Hacker News new | ask | show | jobs
by MichaelSalib 2304 days ago
Ah, thanks for these! But I see nothing has changed. * pyfive is interesting but immature and doesn't seem to have any cloud bucket support * h5s3 is an abandoned experiment that hasn't been touched in two years * h5py is fine but again, no cloud support * kita is a commercial offering from the HDF Group and -- I cannot stress this enough -- these people are shockingly incompetent; plus when I last looked at their system architecture diagram I thought it was a joke (well, I thought it was an intentional joke)
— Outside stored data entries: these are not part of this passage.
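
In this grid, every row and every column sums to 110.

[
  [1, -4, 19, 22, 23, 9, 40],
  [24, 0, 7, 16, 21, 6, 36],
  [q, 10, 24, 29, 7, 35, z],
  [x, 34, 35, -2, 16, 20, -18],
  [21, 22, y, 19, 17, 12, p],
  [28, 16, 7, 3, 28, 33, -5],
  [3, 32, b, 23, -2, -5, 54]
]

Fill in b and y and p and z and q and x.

b = 5, y = 13, p = 6, z = -3, q = 8, x = 25

Row 7: 3 + 32 + 23 − 2 − 5 + 54 = 105, so its missing entry is 110 − 105 = 5.
Column 3: 19 + 7 + 24 + 35 + 7 + 5 = 97, so its missing entry is 110 − 97 = 13.
Row 5: 21 + 22 + 13 + 19 + 17 + 12 = 104, so its missing entry is 110 − 104 = 6.
Row 4: 34 + 35 − 2 + 16 + 20 − 18 = 85, so its missing entry is 110 − 85 = 25.
Column 1: 1 + 24 + 25 + 21 + 28 + 3 = 102, so its missing entry is 110 − 102 = 8.
Row 3: 8 + 10 + 24 + 29 + 7 + 35 = 113, so its missing entry is 110 − 113 = -3.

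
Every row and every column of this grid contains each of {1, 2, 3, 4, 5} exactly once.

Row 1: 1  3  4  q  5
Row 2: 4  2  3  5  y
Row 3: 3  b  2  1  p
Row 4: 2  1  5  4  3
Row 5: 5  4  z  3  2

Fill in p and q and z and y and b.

p = 4, q = 2, z = 1, y = 1, b = 5

For row 3, column 2: column 2 already has {1, 2, 3, 4}; that leaves 5.
Cell (3,5): row 3 already has {1, 2, 3, 5} → 4.
At (row 1, col 4): row 1 already has {1, 3, 4, 5}, so the value is 2.
Cell (5,3): row 5 already has {2, 3, 4, 5} → 1.
For row 2, column 5: row 2 already has {2, 3, 4, 5}; that leaves 1.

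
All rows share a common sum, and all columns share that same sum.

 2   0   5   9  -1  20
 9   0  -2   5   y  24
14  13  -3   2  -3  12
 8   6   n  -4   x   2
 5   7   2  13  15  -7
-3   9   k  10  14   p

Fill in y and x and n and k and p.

y = -1, x = 11, n = 12, k = 21, p = -16

Rows 1 and 3 both sum to 35, so that's the common total.
The known cells in column 6 total 51, leaving 35 − 51 = -16 for the blank.
The known cells in row 2 total 36, leaving 35 − 36 = -1 for the blank.
The known cells in column 5 total 24, leaving 35 − 24 = 11 for the blank.
The known cells in row 4 total 23, leaving 35 − 23 = 12 for the blank.
The known cells in row 6 total 14, leaving 35 − 14 = 21 for the blank.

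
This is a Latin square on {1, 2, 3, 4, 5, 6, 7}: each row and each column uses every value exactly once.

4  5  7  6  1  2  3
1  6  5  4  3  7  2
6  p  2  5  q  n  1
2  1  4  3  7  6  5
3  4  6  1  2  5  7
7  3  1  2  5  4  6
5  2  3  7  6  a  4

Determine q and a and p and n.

q = 4, a = 1, p = 7, n = 3

For row 3, column 5: column 5 already has {1, 2, 3, 5, 6, 7}; that leaves 4.
Cell (3,2): column 2 already has {1, 2, 3, 4, 5, 6} → 7.
At (row 3, col 6): row 3 already has {1, 2, 4, 5, 6, 7}, so the value is 3.
For row 7, column 6: row 7 already has {2, 3, 4, 5, 6, 7}; that leaves 1.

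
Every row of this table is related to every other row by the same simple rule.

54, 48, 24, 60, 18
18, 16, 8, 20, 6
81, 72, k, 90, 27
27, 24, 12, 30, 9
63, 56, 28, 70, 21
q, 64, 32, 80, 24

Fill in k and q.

k = 36, q = 72

Each row is a constant multiple of every other row — this is a multiplication table with the headers hidden.
Row 3 is 90/60 = 3/2 times row 1, so its entry in column 3 is 24 × 3/2 = 36.
Row 6 is 80/60 = 4/3 times row 1, so its entry in column 1 is 54 × 4/3 = 72.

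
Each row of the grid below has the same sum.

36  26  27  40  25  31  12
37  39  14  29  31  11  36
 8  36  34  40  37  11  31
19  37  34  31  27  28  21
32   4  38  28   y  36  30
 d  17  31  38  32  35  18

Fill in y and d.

Rows 2 and 3 both add up to 197, so every row sums to 197.
Row 5: 32 + 4 + 38 + 28 + 36 + 30 = 168, so the missing entry is 197 − 168 = 29.
Row 6: 17 + 31 + 38 + 32 + 35 + 18 = 171, so the missing entry is 197 − 171 = 26.

y = 29, d = 26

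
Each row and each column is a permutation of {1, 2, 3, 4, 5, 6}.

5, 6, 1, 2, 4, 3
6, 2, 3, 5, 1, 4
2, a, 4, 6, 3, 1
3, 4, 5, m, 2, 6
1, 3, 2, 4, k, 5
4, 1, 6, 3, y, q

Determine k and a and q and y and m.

k = 6, a = 5, q = 2, y = 5, m = 1

For row 5, column 5: row 5 already has {1, 2, 3, 4, 5}; that leaves 6.
At (row 6, col 6): column 6 already has {1, 3, 4, 5, 6}, so the value is 2.
Cell (3,2): row 3 already has {1, 2, 3, 4, 6} → 5.
Cell (6,5): row 6 already has {1, 2, 3, 4, 6} → 5.
At (row 4, col 4): row 4 already has {2, 3, 4, 5, 6}, so the value is 1.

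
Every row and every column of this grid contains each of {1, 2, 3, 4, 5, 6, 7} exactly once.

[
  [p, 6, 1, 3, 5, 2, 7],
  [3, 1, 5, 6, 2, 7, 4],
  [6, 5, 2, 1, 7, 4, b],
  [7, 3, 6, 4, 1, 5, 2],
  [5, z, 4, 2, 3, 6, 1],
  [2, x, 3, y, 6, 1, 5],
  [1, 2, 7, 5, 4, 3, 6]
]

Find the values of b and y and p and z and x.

b = 3, y = 7, p = 4, z = 7, x = 4

For row 1, column 1: row 1 already has {1, 2, 3, 5, 6, 7}; that leaves 4.
For row 3, column 7: row 3 already has {1, 2, 4, 5, 6, 7}; that leaves 3.
Cell (6,4): column 4 already has {1, 2, 3, 4, 5, 6} → 7.
For row 6, column 2: row 6 already has {1, 2, 3, 5, 6, 7}; that leaves 4.
For row 5, column 2: row 5 already has {1, 2, 3, 4, 5, 6}; that leaves 7.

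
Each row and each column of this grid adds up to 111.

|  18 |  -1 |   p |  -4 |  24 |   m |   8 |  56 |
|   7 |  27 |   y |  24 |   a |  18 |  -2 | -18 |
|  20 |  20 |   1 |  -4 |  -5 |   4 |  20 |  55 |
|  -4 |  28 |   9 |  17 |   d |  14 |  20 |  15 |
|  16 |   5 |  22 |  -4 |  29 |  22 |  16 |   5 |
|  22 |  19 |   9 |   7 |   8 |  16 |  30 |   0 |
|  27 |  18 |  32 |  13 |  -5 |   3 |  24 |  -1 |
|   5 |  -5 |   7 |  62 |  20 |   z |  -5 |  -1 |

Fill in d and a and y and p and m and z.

d = 12, a = 28, y = 27, p = 4, m = 6, z = 28

Row 4 has -4 + 28 + 9 + 17 + 14 + 20 + 15 = 99; the blank must be 111 − 99 = 12.
Column 5 has 24 − 5 + 12 + 29 + 8 − 5 + 20 = 83; the blank must be 111 − 83 = 28.
Row 2 has 7 + 27 + 24 + 28 + 18 − 2 − 18 = 84; the blank must be 111 − 84 = 27.
Column 3 has 27 + 1 + 9 + 22 + 9 + 32 + 7 = 107; the blank must be 111 − 107 = 4.
Row 1 has 18 − 1 + 4 − 4 + 24 + 8 + 56 = 105; the blank must be 111 − 105 = 6.
Row 8 has 5 − 5 + 7 + 62 + 20 − 5 − 1 = 83; the blank must be 111 − 83 = 28.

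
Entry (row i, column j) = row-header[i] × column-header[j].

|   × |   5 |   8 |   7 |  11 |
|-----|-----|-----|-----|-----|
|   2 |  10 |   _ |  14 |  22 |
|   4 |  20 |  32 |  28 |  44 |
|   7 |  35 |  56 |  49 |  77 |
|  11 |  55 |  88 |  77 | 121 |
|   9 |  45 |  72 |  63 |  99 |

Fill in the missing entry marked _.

16

2 × 8 = 16.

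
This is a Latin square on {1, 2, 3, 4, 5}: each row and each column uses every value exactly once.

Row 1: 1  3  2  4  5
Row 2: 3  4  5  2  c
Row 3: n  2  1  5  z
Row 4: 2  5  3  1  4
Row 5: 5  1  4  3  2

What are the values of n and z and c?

Cell (3,1): column 1 already has {1, 2, 3, 5} → 4.
For row 3, column 5: row 3 already has {1, 2, 4, 5}; that leaves 3.
At (row 2, col 5): row 2 already has {2, 3, 4, 5}, so the value is 1.

n = 4, z = 3, c = 1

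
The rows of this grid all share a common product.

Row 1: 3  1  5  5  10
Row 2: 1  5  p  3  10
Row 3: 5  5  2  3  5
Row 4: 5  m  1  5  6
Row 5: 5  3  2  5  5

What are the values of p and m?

p = 5, m = 5

Rows 3 and 5 each multiply to 750, so every row has product 750.
Row 2: 1×5×3×10 = 150, so the missing entry is 750 ÷ 150 = 5.
Row 4: 5×1×5×6 = 150, so the missing entry is 750 ÷ 150 = 5.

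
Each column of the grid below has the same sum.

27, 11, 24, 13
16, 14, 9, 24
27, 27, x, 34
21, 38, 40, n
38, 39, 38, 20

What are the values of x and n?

Column 1 sums to 129 and so does column 2; that's the common total.
In column 3 the known cells total 111, leaving 129 − 111 = 18.
In column 4 the known cells total 91, leaving 129 − 91 = 38.

x = 18, n = 38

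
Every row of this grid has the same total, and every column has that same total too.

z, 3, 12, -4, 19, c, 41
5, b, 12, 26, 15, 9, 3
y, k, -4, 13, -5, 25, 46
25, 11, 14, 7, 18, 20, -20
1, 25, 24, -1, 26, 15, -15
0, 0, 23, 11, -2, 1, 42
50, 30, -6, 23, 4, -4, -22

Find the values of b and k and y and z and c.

Rows 4 and 5 both sum to 75, so that's the common total.
The known cells in row 2 total 70, leaving 75 − 70 = 5 for the blank.
The known cells in column 2 total 74, leaving 75 − 74 = 1 for the blank.
The known cells in row 3 total 76, leaving 75 − 76 = -1 for the blank.
The known cells in column 1 total 80, leaving 75 − 80 = -5 for the blank.
The known cells in row 1 total 66, leaving 75 − 66 = 9 for the blank.

b = 5, k = 1, y = -1, z = -5, c = 9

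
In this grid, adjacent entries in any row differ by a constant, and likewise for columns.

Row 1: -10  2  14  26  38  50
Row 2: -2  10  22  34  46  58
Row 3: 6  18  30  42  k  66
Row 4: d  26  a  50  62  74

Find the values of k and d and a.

Along each row the entries change by 12 per step; down each column they change by 8.
Row 3: from 6 at column 1, stepping by 12 to column 5 gives 54.
Row 4: from 26 at column 2, stepping by 12 to column 1 gives 14.
Row 4: from 26 at column 2, stepping by 12 to column 3 gives 38.

k = 54, d = 14, a = 38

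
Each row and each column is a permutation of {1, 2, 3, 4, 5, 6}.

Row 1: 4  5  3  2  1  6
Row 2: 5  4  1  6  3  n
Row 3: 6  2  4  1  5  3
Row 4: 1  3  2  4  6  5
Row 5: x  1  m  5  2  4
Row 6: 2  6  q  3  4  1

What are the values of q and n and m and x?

q = 5, n = 2, m = 6, x = 3

At (row 6, col 3): row 6 already has {1, 2, 3, 4, 6}, so the value is 5.
Cell (5,1): column 1 already has {1, 2, 4, 5, 6} → 3.
At (row 5, col 3): row 5 already has {1, 2, 3, 4, 5}, so the value is 6.
At (row 2, col 6): row 2 already has {1, 3, 4, 5, 6}, so the value is 2.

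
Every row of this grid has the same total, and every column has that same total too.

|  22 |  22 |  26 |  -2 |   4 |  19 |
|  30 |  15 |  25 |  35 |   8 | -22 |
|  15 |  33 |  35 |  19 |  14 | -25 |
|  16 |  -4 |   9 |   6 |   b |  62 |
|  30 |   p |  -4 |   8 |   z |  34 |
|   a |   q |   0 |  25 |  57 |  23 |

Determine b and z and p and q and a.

Rows 1 and 2 both sum to 91, so that's the common total.
Row 4 has 16 − 4 + 9 + 6 + 62 = 89; the blank must be 91 − 89 = 2.
Column 5 has 4 + 8 + 14 + 2 + 57 = 85; the blank must be 91 − 85 = 6.
Column 1 has 22 + 30 + 15 + 16 + 30 = 113; the blank must be 91 − 113 = -22.
Row 6 has -22 + 0 + 25 + 57 + 23 = 83; the blank must be 91 − 83 = 8.
Row 5 has 30 − 4 + 8 + 6 + 34 = 74; the blank must be 91 − 74 = 17.

b = 2, z = 6, p = 17, q = 8, a = -22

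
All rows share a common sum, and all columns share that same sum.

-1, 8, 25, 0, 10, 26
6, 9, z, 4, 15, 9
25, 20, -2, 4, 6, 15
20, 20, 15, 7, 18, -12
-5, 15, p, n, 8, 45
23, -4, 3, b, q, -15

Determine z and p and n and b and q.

Rows 1 and 3 both sum to 68, so that's the common total.
The known cells in row 2 total 43, leaving 68 − 43 = 25 for the blank.
The known cells in column 5 total 57, leaving 68 − 57 = 11 for the blank.
The known cells in column 3 total 66, leaving 68 − 66 = 2 for the blank.
The known cells in row 5 total 65, leaving 68 − 65 = 3 for the blank.
The known cells in row 6 total 18, leaving 68 − 18 = 50 for the blank.

z = 25, p = 2, n = 3, b = 50, q = 11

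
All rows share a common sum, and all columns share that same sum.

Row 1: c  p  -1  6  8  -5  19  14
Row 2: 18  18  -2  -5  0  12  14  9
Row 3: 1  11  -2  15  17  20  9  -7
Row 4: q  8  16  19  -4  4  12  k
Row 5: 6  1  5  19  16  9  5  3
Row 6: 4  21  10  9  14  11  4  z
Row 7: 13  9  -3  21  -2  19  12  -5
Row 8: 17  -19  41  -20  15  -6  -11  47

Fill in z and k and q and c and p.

Rows 2 and 3 both sum to 64, so that's the common total.
Column 2 has 18 + 11 + 8 + 1 + 21 + 9 − 19 = 49; the blank must be 64 − 49 = 15.
Row 1 has 15 − 1 + 6 + 8 − 5 + 19 + 14 = 56; the blank must be 64 − 56 = 8.
Row 6 has 4 + 21 + 10 + 9 + 14 + 11 + 4 = 73; the blank must be 64 − 73 = -9.
Column 8 has 14 + 9 − 7 + 3 − 9 − 5 + 47 = 52; the blank must be 64 − 52 = 12.
Row 4 has 8 + 16 + 19 − 4 + 4 + 12 + 12 = 67; the blank must be 64 − 67 = -3.

z = -9, k = 12, q = -3, c = 8, p = 15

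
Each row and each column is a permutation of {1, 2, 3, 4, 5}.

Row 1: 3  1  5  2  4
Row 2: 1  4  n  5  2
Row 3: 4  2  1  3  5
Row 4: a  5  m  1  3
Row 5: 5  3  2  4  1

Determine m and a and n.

m = 4, a = 2, n = 3

At (row 2, col 3): row 2 already has {1, 2, 4, 5}, so the value is 3.
Cell (4,3): column 3 already has {1, 2, 3, 5} → 4.
For row 4, column 1: row 4 already has {1, 3, 4, 5}; that leaves 2.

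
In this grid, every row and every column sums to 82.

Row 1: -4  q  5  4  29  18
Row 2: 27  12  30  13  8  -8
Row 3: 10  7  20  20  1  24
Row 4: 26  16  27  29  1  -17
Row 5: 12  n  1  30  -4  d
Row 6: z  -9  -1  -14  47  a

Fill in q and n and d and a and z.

Row 1 has -4 + 5 + 4 + 29 + 18 = 52; the blank must be 82 − 52 = 30.
Column 1 has -4 + 27 + 10 + 26 + 12 = 71; the blank must be 82 − 71 = 11.
Row 6 has 11 − 9 − 1 − 14 + 47 = 34; the blank must be 82 − 34 = 48.
Column 6 has 18 − 8 + 24 − 17 + 48 = 65; the blank must be 82 − 65 = 17.
Row 5 has 12 + 1 + 30 − 4 + 17 = 56; the blank must be 82 − 56 = 26.

q = 30, n = 26, d = 17, a = 48, z = 11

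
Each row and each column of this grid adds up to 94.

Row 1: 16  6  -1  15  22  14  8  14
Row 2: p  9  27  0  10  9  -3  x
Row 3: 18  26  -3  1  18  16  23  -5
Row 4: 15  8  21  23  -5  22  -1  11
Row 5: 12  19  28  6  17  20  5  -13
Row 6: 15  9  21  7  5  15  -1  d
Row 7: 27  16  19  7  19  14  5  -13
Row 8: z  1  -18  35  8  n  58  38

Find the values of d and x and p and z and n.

d = 23, x = 39, p = 3, z = -12, n = -16

The known cells in row 6 total 71, leaving 94 − 71 = 23 for the blank.
The known cells in column 8 total 55, leaving 94 − 55 = 39 for the blank.
The known cells in row 2 total 91, leaving 94 − 91 = 3 for the blank.
The known cells in column 1 total 106, leaving 94 − 106 = -12 for the blank.
The known cells in row 8 total 110, leaving 94 − 110 = -16 for the blank.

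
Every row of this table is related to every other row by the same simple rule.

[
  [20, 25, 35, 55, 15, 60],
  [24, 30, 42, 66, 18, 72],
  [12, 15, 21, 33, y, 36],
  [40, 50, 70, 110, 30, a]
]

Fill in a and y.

Each row is a constant multiple of every other row — this is a multiplication table with the headers hidden.
Row 4 is 50/25 = 2/1 times row 1, so its entry in column 6 is 60 × 2/1 = 120.
Row 3 is 15/25 = 3/5 times row 1, so its entry in column 5 is 15 × 3/5 = 9.

a = 120, y = 9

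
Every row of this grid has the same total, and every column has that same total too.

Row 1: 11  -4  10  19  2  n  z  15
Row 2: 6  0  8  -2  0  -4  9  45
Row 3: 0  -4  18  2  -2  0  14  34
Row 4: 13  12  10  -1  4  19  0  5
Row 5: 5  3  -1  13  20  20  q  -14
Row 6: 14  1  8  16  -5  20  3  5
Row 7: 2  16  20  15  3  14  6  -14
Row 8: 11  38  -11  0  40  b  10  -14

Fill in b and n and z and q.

b = -12, n = 5, z = 4, q = 16

Rows 2 and 3 both sum to 62, so that's the common total.
Row 8 has 11 + 38 − 11 + 0 + 40 + 10 − 14 = 74; the blank must be 62 − 74 = -12.
Row 5 has 5 + 3 − 1 + 13 + 20 + 20 − 14 = 46; the blank must be 62 − 46 = 16.
Column 6 has -4 + 0 + 19 + 20 + 20 + 14 − 12 = 57; the blank must be 62 − 57 = 5.
Row 1 has 11 − 4 + 10 + 19 + 2 + 5 + 15 = 58; the blank must be 62 − 58 = 4.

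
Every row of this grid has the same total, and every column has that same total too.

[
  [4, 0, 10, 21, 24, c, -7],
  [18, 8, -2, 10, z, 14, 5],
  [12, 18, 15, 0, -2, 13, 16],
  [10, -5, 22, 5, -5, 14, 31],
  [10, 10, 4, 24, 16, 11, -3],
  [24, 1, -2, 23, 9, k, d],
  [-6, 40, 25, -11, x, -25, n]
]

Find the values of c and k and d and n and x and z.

Rows 3 and 4 both sum to 72, so that's the common total.
The known cells in row 2 total 53, leaving 72 − 53 = 19 for the blank.
The known cells in column 5 total 61, leaving 72 − 61 = 11 for the blank.
The known cells in row 1 total 52, leaving 72 − 52 = 20 for the blank.
The known cells in column 6 total 47, leaving 72 − 47 = 25 for the blank.
The known cells in row 6 total 80, leaving 72 − 80 = -8 for the blank.
The known cells in row 7 total 34, leaving 72 − 34 = 38 for the blank.

c = 20, k = 25, d = -8, n = 38, x = 11, z = 19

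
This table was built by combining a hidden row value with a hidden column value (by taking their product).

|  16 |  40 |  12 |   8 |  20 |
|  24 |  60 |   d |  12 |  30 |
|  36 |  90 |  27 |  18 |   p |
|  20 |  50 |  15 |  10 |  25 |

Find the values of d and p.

d = 18, p = 45

Each row is a constant multiple of every other row — this is a multiplication table with the headers hidden.
Row 2 is 60/40 = 3/2 times row 1, so its entry in column 3 is 12 × 3/2 = 18.
Row 3 is 90/40 = 9/4 times row 1, so its entry in column 5 is 20 × 9/4 = 45.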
Efficient access to scientific datasets hosted on S3/GCP is a full blown crisis in the scientific computing community. People aren't switching to zarr for the fun of it, but because zarr is here, today, and isn't a joke, and is actually open.

1 comments

It's been a while since I worked on it, but I did get pyfive to work reading from S3 objects using either IOBytes around the entire bytearray read into memory or against a custom class that implemented peek, seek, etc. against an S3 object (the first method was better if you need to read a majority of a large file, the second was better for a small subset of it). Note that it supports read-only not write. Later I heard that I wouldn't have to use pyfive since h5py now supports file-like objects. So your comments about no cloud bucket support are not exactly true.
To be clear, our experience using gcsfuse and friends to do basically the same things was extremely painful and a performance nightmare. The HDF format was designed for a world where seeks are free which makes cloud access very high latency and very low throughput.